Imagine the possibilities of a solid, well constructed virtual reality interface for the purpose of physical fitness. Someone could exercise by actually riding in the Tour de France, run the Boston Marathon or go on a destination hike. I don’t want people to think that the Nintendo Wii was the future of fitness, it was fun, but not necessarily the best form of exercise.

Even the possibility for someone that is physically disabled to experience the sights and sounds of climbing Mount Everest or surfing a giant wave. It just seems amazing.

Duncan spoke of advancing the technology in more than just sight and sound. When all five senses can experience a computer generated moment, that is when the real excitement will begin.

I also would like to mention the Nintendo Switch, a console that is both mobile and stationary, that recently came out. At the advent of mobile gaming on cell phones, I had discussed with several friends why the capability of gaming has not advanced to where you could play at home on your TV and then hit the road with your console in a portable version, playing the same game from your last save point. The Switch has finally allowed gamers the opportunity to play a game like Madden football or MLB The Show and not have to quit in between quarter or inning.

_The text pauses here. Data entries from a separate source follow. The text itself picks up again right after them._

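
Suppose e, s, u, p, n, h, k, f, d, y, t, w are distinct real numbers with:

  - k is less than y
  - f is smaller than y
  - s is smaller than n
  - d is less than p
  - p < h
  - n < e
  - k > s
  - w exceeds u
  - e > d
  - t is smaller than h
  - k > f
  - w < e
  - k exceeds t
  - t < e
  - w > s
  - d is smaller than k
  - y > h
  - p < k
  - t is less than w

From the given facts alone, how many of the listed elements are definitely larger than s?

5

The elements the relations force above s are n, w, e, k, y — no chain reaches any other.
That is 5.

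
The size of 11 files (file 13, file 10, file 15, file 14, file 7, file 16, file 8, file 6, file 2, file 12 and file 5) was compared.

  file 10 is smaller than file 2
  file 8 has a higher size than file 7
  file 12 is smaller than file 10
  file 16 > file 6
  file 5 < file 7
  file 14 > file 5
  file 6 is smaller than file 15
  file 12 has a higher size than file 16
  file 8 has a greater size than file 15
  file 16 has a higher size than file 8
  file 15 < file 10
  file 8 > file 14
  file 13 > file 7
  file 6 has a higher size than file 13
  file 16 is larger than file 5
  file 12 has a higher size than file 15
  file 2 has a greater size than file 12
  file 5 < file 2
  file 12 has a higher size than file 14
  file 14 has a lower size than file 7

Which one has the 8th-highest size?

file 13

Piecing the relations together gives one ordering: file 5 < file 14 < file 7 < file 13 < file 6 < file 15 < file 8 < file 16 < file 12 < file 10 < file 2.
The 8th largest is file 13.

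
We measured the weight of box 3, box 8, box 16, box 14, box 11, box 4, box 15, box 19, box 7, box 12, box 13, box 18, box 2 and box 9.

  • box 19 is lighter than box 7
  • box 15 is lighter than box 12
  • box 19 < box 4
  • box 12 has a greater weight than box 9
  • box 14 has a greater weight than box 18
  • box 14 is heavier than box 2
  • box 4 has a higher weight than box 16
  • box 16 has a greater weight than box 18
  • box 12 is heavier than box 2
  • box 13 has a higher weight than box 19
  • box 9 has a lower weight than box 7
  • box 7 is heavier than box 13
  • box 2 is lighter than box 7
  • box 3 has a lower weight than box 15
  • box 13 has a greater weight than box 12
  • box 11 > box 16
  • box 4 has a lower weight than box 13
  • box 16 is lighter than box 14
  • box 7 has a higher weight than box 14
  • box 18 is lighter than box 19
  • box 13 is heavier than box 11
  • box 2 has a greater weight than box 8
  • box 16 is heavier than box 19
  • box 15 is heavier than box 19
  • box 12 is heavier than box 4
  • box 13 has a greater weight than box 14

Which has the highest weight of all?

Chaining downward from box 7: directly below it, box 19, box 2, box 9, box 14, box 13; then box 18, box 16, box 8, box 4, box 11, box 12; then box 15; then box 3.
That covers every other element, and nothing is given above box 7, so box 7 is the highest weight.

box 7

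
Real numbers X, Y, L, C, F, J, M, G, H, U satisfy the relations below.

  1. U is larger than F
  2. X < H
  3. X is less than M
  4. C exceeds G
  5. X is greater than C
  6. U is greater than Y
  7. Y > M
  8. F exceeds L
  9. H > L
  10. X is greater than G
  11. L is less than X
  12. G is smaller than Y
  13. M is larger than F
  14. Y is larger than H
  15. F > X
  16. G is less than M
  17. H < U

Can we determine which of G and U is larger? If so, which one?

Link the given pairs in sequence: G < C; C < X; X < F; F < M; M < Y; Y < U.
Together: G < C < X < F < M < Y < U.
So U is larger.

U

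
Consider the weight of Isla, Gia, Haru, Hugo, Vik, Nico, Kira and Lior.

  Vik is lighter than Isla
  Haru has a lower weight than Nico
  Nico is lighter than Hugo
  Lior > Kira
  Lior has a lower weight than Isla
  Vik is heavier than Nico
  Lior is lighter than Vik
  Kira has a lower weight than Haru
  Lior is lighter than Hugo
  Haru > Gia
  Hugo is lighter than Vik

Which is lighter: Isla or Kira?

Kira < Haru and Haru < Nico give Kira < Nico.
Then Nico < Hugo extends the chain to Hugo.
With Hugo < Vik: Kira < Haru < Nico < Hugo < Vik.
With Vik < Isla: Kira < Haru < Nico < Hugo < Vik < Isla.
So Kira < Isla; Kira is the lighter of the two.

Kira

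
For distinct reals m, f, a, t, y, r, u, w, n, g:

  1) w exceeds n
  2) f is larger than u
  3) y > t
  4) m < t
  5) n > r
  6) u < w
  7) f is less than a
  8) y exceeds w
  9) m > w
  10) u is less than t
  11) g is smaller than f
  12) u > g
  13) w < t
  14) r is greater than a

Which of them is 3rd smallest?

f

The consecutive relations fix a unique order: g < u < f < a < r < n < w < m < t < y.
Counting 3 from the smallest end gives f.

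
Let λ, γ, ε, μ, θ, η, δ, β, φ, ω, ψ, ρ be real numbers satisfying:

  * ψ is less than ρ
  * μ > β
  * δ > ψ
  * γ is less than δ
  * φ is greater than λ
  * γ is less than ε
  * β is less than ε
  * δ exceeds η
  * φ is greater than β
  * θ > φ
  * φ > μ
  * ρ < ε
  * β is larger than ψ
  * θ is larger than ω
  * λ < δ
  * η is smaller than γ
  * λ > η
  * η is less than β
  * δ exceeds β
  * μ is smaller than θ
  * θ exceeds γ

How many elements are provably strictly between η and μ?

1

Chaining upward from η reaches: β, γ, λ, φ, ε, θ, δ.
Chaining downward from μ reaches: ψ, β.
Strictly between η and μ are those in both lists: β — 1 element.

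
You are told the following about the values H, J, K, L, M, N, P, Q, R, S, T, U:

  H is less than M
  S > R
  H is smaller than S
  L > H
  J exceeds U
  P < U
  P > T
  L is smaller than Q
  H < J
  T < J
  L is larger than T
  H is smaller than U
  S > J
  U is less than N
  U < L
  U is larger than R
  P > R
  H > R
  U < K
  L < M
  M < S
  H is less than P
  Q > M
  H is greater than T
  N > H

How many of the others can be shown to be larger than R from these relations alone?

10

Directly above R: H, P, U, S.
One step further: J, L, N, M, K (9 so far).
One step further: Q (10 so far).
No other element is forced above R by the given relations, so the count is 10.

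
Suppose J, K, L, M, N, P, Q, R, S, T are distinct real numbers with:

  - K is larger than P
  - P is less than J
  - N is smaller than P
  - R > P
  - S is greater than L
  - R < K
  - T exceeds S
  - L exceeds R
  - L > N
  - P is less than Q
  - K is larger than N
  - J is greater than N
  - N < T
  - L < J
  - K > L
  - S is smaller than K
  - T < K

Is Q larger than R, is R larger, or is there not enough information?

Following every chain through R: above R we get L, J, S, T, K; below R we get N, P.
Q is not reached, and no chain runs the other way from Q to R.
So the given relations leave the order of R and Q undetermined.

undetermined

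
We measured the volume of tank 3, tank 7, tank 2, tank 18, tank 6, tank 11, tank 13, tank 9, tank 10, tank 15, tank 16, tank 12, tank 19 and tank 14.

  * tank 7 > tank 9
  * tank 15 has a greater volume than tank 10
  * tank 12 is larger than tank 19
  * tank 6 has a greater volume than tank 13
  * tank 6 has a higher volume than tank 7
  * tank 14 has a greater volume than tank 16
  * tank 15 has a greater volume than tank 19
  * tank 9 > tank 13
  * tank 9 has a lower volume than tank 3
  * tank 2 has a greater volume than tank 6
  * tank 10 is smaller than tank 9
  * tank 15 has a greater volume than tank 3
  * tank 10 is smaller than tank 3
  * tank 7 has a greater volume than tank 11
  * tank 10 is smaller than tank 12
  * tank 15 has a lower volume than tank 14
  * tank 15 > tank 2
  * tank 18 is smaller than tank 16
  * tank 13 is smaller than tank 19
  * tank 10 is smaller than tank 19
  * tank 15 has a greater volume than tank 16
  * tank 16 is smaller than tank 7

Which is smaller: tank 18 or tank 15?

The relevant relations are tank 18 < tank 16; tank 16 < tank 7; tank 7 < tank 6; tank 6 < tank 2; tank 2 < tank 15.
Chaining these gives tank 18 < tank 16 < tank 7 < tank 6 < tank 2 < tank 15.
So tank 18 < tank 15; tank 18 is the smaller of the two.

tank 18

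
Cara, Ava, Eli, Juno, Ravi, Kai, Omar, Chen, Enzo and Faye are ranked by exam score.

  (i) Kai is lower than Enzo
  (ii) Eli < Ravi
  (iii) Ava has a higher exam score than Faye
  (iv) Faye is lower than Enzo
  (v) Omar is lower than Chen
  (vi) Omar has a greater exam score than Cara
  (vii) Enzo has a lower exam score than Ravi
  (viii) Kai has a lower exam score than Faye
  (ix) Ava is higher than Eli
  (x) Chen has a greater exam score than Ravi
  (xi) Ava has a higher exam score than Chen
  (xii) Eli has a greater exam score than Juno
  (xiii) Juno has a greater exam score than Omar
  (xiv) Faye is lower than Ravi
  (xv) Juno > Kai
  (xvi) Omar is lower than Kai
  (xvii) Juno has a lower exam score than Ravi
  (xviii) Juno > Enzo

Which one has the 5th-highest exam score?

Chaining the given pairs: Cara < Omar < Kai < Faye < Enzo < Juno < Eli < Ravi < Chen < Ava.
Counting 5 from the largest end gives Juno.

Juno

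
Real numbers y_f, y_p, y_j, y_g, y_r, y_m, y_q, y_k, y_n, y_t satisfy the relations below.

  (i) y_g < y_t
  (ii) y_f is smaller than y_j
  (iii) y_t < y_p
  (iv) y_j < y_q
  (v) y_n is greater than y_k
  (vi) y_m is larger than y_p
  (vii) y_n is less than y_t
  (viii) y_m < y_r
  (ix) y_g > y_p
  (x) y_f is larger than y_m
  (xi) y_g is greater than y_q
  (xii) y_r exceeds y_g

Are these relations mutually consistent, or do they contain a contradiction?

inconsistent

Chaining the given relations yields y_t < y_p < y_m < y_f < y_j < y_q < y_g, so y_t < y_g. But one relation states y_g < y_t. These cannot both hold.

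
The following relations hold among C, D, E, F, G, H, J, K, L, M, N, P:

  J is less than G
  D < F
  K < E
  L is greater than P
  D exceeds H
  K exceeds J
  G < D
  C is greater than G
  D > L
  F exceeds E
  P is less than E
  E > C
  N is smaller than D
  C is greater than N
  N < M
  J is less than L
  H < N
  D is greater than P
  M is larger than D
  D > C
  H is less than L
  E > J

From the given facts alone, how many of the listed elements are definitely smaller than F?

10

From F the given relations immediately reach D, E.
From those, J, P, G, H, K, N, C, L — 10 in total.
No other element is forced below F by the given relations, so the count is 10.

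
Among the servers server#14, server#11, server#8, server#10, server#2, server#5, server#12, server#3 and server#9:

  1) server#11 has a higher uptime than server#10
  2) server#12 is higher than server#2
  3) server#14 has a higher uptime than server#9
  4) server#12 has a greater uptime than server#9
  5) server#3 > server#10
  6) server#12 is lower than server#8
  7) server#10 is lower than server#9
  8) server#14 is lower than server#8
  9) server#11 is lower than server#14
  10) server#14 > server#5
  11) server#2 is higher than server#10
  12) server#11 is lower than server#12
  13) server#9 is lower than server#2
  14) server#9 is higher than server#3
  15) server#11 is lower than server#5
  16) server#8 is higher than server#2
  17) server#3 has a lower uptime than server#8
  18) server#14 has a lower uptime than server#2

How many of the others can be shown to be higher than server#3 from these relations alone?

The elements the relations force above server#3 are server#9, server#14, server#2, server#12, server#8 — no chain reaches any other.
That is 5.

5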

I know the last generation is critical of how much TV and video games that their children were playing, but the current generation of parents are looking at technology as a way to make life both fun and easier for their children.


Lastly, I want to thank several people for the outcry of support as I enter my new position at the Daily Journal.

I heard from people in the community that I have met only once to friends that I haven’t spoken with for several years.

I appreciate your well wishes and support. I’ve enjoyed the last week or so of new responsibilities, new obstacles and new fun.